Reputation: 142
from a Dataframe, I want to have a JSON output file with one key having a list:
Expected output:
[
{
"model": "xx",
"id": 1,
"name": "xyz",
"categories": [1,2],
},
{
...
},
]
What I have:
[
{
"model": "xx",
"id": 1,
"name": "xyz",
"categories": "1,2",
},
{
...
},
]
The actual code is :
df = pd.read_excel('data_threated.xlsx')
result = df.reset_index(drop=True).to_json("output_json.json", orient='records')
parsed = json.dumps(result)
jsonfile = open("output_json.json", 'r')
data = json.load(jsonfile)
How can I achive this easily?
EDIT:
print(df['categories'].unique().tolist())
['1,2,3', 1, nan, '1,2,3,6', 9, 8, 11, 4, 5, 2, '1,2,3,4,5,6,7,8,9']
Upvotes: 1
Views: 410
Reputation: 120559
You can use:
df = pd.read_excel('data_threated.xlsx').reset_index(drop=True)

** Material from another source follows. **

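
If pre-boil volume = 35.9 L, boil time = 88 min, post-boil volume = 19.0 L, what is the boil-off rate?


rate = (V_pre − V_post) / (t_min/60)
rate = (35.9 − 19.0) / (88/60)

11.5227 L/hr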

df['categories'] = df['categories'].apply(lambda x: [int(i) for i in x.split(',')] if isinstance(x, str) else '')
df.to_json('output.json', orient='records', indent=4)
Content of output.json
[
{
"model":"xx",
"id":1,
"name":"xyz",
"categories":[
1,
2
]
}
]
Note you can also use:
df['categories'] = pd.eval(df['categories'])
Upvotes: 1